I have two sets of children. The first set, a girl and a boy, were carefully planned, exactly 2 years apart. The second set, not so much. We wanted a third child, but gave up after years of heartbreak. Months later, it somehow happened, and then it split in half. This brought identical twins to me at age 41, my total number of children to four, and my brain to oatmeal. I now have four amazing children spanning two generations. This age gap creates all sorts of fun, but it’s also required me to become very creative in my parenting style. In other words, birth order is real.
I have two teenagers and two 7 year olds. We go to high school, middle school, and elementary school. We are simultaneously preparing for college, baseball season, and writing our names on 40 valentines for school parties. On school days, I spend exactly one hour and 45 minutes executing two bus shifts. I shower two kids, make 2 breakfasts, three lunches, and two snacks. (high schoolers are required to make their own lunches). As the end of the second shift nears at 7:39 am, I frantically look for lost library books, force winter hats onto resistant heads, and pray for no sudden-onset belly aches. I can taste freedom.
In the evening, I nimbly move from geometry and global citizen projects to bedtime stories. Two of my kids still want to be put to bed with goodnight kisses, only to immediately get up, asking random questions about heaven and how batteries work. Once they are safely asleep, I return to my older ones, answering much different questions, mostly about transportation to the mall and sports practice.
But it’s not all about logistics. When my oldest asked to watch Hannah Montana at age 5, I was horrified. I made her wait until she was 8, and even then with suspicion. I allowed my 6 year old son to watch these shows with her, because, well, it was just easier. And my twins? They have no idea who Elmo is, but they could pick Miley Cyrus out of a crowd any day. They also know every major league baseball and NFL football player, compliments of their older brother. My husband is currently teaching them archery with their very own bows, no less.
How did this happen? When did I stop being so concerned, and start being “cool?” Am I more realistic? Absolutely. Do I care any less? Absolutely not. As an older mom, I’ve been there and done that. I’ve dressed kids impeccably, controlled TV programs, and forced vegetables. But, I eventually relaxed and reprioritized. I learned that my sanity was a lot more important than a matching outfit, and my twins felt empowered by dressing themselves anyway. (Don’t get me wrong – I still keep a close eye on TV and movie ratings, but Star Wars has slowly creeped into our lives.) I didn’t have time for playgroups or playdates for my twins, but never worried about socialization. Bedtime, which was exactly 7pm for my older ones, has become 8pm for my little guys, if I’m lucky. Late night out? Eh, they’ll just sleep in tomorrow.

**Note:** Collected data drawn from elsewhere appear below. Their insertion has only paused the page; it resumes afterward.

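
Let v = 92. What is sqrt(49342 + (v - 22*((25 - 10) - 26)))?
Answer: 2*sqrt(12419) ≈ 222.88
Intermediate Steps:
sqrt(49342 + (v - 22*((25 - 10) - 26))) = sqrt(49342 + (92 - 22*((25 - 10) - 26))) = sqrt(49342 + (92 - 22*(15 - 26))) = sqrt(49342 + (92 - 22*(-11))) = sqrt(49342 + (92 + 242)) = sqrt(49342 + 334) = sqrt(49676) = 2*sqrt(12419)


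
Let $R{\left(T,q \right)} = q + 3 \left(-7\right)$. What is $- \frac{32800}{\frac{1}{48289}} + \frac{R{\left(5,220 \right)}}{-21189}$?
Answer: $- \frac{33560816368999}{21189} \approx -1.5839 \cdot 10^{9}$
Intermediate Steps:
$R{\left(T,q \right)} = -21 + q$ ($R{\left(T,q \right)} = q - 21 = -21 + q$)
$- \frac{32800}{\frac{1}{48289}} + \frac{R{\left(5,220 \right)}}{-21189} = - \frac{32800}{\frac{1}{48289}} + \frac{-21 + 220}{-21189} = - 32800 \frac{1}{\frac{1}{48289}} + 199 \left(- \frac{1}{21189}\right) = \left(-32800\right) 48289 - \frac{199}{21189} = -1583879200 - \frac{199}{21189} = - \frac{33560816368999}{21189}$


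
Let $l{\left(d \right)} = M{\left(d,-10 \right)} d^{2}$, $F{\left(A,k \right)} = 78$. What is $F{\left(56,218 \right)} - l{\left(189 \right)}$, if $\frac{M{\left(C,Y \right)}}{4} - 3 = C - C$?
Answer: $-428574$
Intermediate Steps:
$M{\left(C,Y \right)} = 12$ ($M{\left(C,Y \right)} = 12 + 4 \left(C - C\right) = 12 + 4 \cdot 0 = 12 + 0 = 12$)
$l{\left(d \right)} = 12 d^{2}$
$F{\left(56,218 \right)} - l{\left(189 \right)} = 78 - 12 \cdot 189^{2} = 78 - 12 \cdot 35721 = 78 - 428652 = -428574$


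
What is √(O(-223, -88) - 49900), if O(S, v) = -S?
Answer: I*√49677 ≈ 222.88*I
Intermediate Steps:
√(O(-223, -88) - 49900) = √(-1*(-223) - 49900) = √(223 - 49900) = √(-49677) = I*√49677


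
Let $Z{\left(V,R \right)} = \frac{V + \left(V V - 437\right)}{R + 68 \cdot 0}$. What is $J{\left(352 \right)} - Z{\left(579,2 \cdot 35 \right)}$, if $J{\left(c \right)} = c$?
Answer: $- \frac{310743}{70} \approx -4439.2$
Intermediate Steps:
$Z{\left(V,R \right)} = \frac{-437 + V + V^{2}}{R}$ ($Z{\left(V,R \right)} = \frac{V + \left(V^{2} - 437\right)}{R + 0} = \frac{V + \left(-437 + V^{2}\right)}{R} = \frac{-437 + V + V^{2}}{R}$)
$J{\left(352 \right)} - Z{\left(579,2 \cdot 35 \right)} = 352 - \frac{-437 + 579 + 579^{2}}{2 \cdot 35} = 352 - \frac{-437 + 579 + 335241}{70} = 352 - \frac{1}{70} \cdot 335383 = 352 - \frac{335383}{70} = - \frac{310743}{70}$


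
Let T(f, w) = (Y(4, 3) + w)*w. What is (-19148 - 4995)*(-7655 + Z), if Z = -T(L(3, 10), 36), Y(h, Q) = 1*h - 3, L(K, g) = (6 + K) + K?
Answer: 216973141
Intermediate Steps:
L(K, g) = 6 + 2*K
Y(h, Q) = -3 + h (Y(h, Q) = h - 3 = -3 + h)
T(f, w) = w*(1 + w) (T(f, w) = ((-3 + 4) + w)*w = (1 + w)*w = w*(1 + w))
Z = -1332 (Z = -36*(1 + 36) = -36*37 = -1*1332 = -1332)
(-19148 - 4995)*(-7655 + Z) = (-19148 - 4995)*(-7655 - 1332) = -24143*(-8987) = 216973141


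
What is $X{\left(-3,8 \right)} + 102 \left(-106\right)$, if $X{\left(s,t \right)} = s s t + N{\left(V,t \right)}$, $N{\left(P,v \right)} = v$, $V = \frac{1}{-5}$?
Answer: $-10732$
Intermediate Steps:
$V = - \frac{1}{5} \approx -0.2$
$X{\left(s,t \right)} = t + t s^{2}$ ($X{\left(s,t \right)} = s s t + t = s^{2} t + t = t s^{2} + t = t + t s^{2}$)
$X{\left(-3,8 \right)} + 102 \left(-106\right) = 8 \left(1 + \left(-3\right)^{2}\right) + 102 \left(-106\right) = 8 \left(1 + 9\right) - 10812 = 8 \cdot 10 - 10812 = 80 - 10812 = -10732$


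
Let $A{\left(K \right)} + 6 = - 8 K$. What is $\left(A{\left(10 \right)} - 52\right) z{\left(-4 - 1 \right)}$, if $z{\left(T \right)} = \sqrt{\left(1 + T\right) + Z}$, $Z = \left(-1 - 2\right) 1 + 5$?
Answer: $- 138 i \sqrt{2} \approx - 195.16 i$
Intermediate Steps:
$A{\left(K \right)} = -6 - 8 K$
$Z = 2$ ($Z = \left(-3\right) 1 + 5 = -3 + 5 = 2$)
$z{\left(T \right)} = \sqrt{3 + T}$ ($z{\left(T \right)} = \sqrt{\left(1 + T\right) + 2} = \sqrt{3 + T}$)
$\left(A{\left(10 \right)} - 52\right) z{\left(-4 - 1 \right)} = \left(\left(-6 - 80\right) - 52\right) \sqrt{3 - 5} = \left(-86 - 52\right) \sqrt{-2} = - 138 i \sqrt{2}$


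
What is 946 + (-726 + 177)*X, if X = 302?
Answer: -164852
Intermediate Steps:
946 + (-726 + 177)*X = 946 + (-726 + 177)*302 = 946 - 549*302 = 946 - 165798 = -164852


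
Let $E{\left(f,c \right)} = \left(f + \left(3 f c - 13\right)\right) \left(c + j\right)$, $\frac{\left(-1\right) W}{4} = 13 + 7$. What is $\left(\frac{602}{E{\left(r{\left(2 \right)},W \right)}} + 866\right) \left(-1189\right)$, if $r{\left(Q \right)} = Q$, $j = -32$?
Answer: $- \frac{4044610599}{3928} \approx -1.0297 \cdot 10^{6}$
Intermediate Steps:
$W = -80$ ($W = - 4 \left(13 + 7\right) = \left(-4\right) 20 = -80$)
$E{\left(f,c \right)} = \left(-32 + c\right) \left(-13 + f + 3 c f\right)$ ($E{\left(f,c \right)} = \left(f + \left(3 f c - 13\right)\right) \left(c - 32\right) = \left(f + \left(3 c f - 13\right)\right) \left(-32 + c\right) = \left(f + \left(-13 + 3 c f\right)\right) \left(-32 + c\right) = \left(-13 + f + 3 c f\right) \left(-32 + c\right) = \left(-32 + c\right) \left(-13 + f + 3 c f\right)$)
$\left(\frac{602}{E{\left(r{\left(2 \right)},W \right)}} + 866\right) \left(-1189\right) = \left(\frac{602}{416 - 64 - -1040 - \left(-7600\right) 2 + 3 \cdot 2 \left(-80\right)^{2}} + 866\right) \left(-1189\right) = \left(\frac{602}{416 - 64 + 1040 + 15200 + 3 \cdot 2 \cdot 6400} + 866\right) \left(-1189\right) = \left(\frac{602}{416 - 64 + 1040 + 15200 + 38400} + 866\right) \left(-1189\right) = \left(\frac{602}{54992} + 866\right) \left(-1189\right) = \left(602 \cdot \frac{1}{54992} + 866\right) \left(-1189\right) = \left(\frac{43}{3928} + 866\right) \left(-1189\right) = \frac{3401691}{3928} \left(-1189\right) = - \frac{4044610599}{3928}$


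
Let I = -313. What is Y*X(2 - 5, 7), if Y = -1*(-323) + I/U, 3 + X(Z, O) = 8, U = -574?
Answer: 928575/574 ≈ 1617.7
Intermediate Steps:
X(Z, O) = 5 (X(Z, O) = -3 + 8 = 5)
Y = 185715/574 (Y = -1*(-323) - 313/(-574) = 323 - 313*(-1/574) = 323 + 313/574 = 185715/574 ≈ 323.55)
Y*X(2 - 5, 7) = (185715/574)*5 = 928575/574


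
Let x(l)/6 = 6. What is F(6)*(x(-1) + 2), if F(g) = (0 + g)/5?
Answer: 228/5 ≈ 45.600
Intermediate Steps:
x(l) = 36 (x(l) = 6*6 = 36)
F(g) = g/5 (F(g) = g*(⅕) = g/5)
F(6)*(x(-1) + 2) = ((⅕)*6)*(36 + 2) = (6/5)*38 = 228/5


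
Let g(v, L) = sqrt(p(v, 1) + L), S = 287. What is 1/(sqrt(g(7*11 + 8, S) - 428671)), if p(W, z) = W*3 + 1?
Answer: -I/sqrt(428671 - sqrt(543)) ≈ -0.0015274*I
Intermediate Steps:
p(W, z) = 1 + 3*W (p(W, z) = 3*W + 1 = 1 + 3*W)
g(v, L) = sqrt(1 + L + 3*v) (g(v, L) = sqrt((1 + 3*v) + L) = sqrt(1 + L + 3*v))
1/(sqrt(g(7*11 + 8, S) - 428671)) = 1/(sqrt(sqrt(1 + 287 + 3*(7*11 + 8)) - 428671)) = 1/(sqrt(sqrt(1 + 287 + 3*(77 + 8)) - 428671)) = 1/(sqrt(sqrt(1 + 287 + 3*85) - 428671)) = 1/(sqrt(sqrt(1 + 287 + 255) - 428671)) = 1/(sqrt(sqrt(543) - 428671)) = 1/(sqrt(-428671 + sqrt(543))) = 1/sqrt(-428671 + sqrt(543))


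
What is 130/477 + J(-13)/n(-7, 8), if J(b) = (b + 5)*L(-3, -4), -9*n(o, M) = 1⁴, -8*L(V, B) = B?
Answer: 17302/477 ≈ 36.273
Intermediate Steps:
L(V, B) = -B/8
n(o, M) = -⅑ (n(o, M) = -⅑*1⁴ = -⅑*1 = -⅑)
J(b) = 5/2 + b/2 (J(b) = (b + 5)*(-⅛*(-4)) = (5 + b)*(½) = 5/2 + b/2)
130/477 + J(-13)/n(-7, 8) = 130/477 + (5/2 + (½)*(-13))/(-⅑) = 130*(1/477) + (5/2 - 13/2)*(-9) = 130/477 - 4*(-9) = 130/477 + 36 = 17302/477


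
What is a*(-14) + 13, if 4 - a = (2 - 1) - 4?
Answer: -85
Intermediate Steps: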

The best part of having kids of all ages is that my husband and I adore them, and they adore each other…most of the time. All four of them wrestle together, laugh together, and look out for each other. The older ones babysit the younger ones, and happily relive their own recent childhoods. The Wiggles briefly resurfaced, much to their delight, Peppa Pig was a family affair, and they forbid me to get rid of the play dough toys.
So, no matter where you are in your parenting journey, understand that it is indeed your own personal path. We all start out as novices and end up with literally a lifetime of experience. In between, we struggle, we screw up, and at times, we’re sure that we’re doing it all wrong. But, rest assured, your first baby has no idea that you’ve never done this before. And as your family grows, you’ll notice your own parenting style will evolve as well. It’s amazing how much easier potty training is, once you’ve been through it. (Hasn’t every parent had to gingerly cut poopy-filled underpants off their toddler?) And remember – a more relaxed parent is still a caring parent, and as my older kids become teenagers, this is coming in very handy!
So go be the best parent that you know how to be. Learn from your mistakes, relish your victories, and help your kids to be the independent and inspired people that this world so desperately needs. And, if you find yourself bending the rules for your second, third, or fourth kid, don’t sweat it.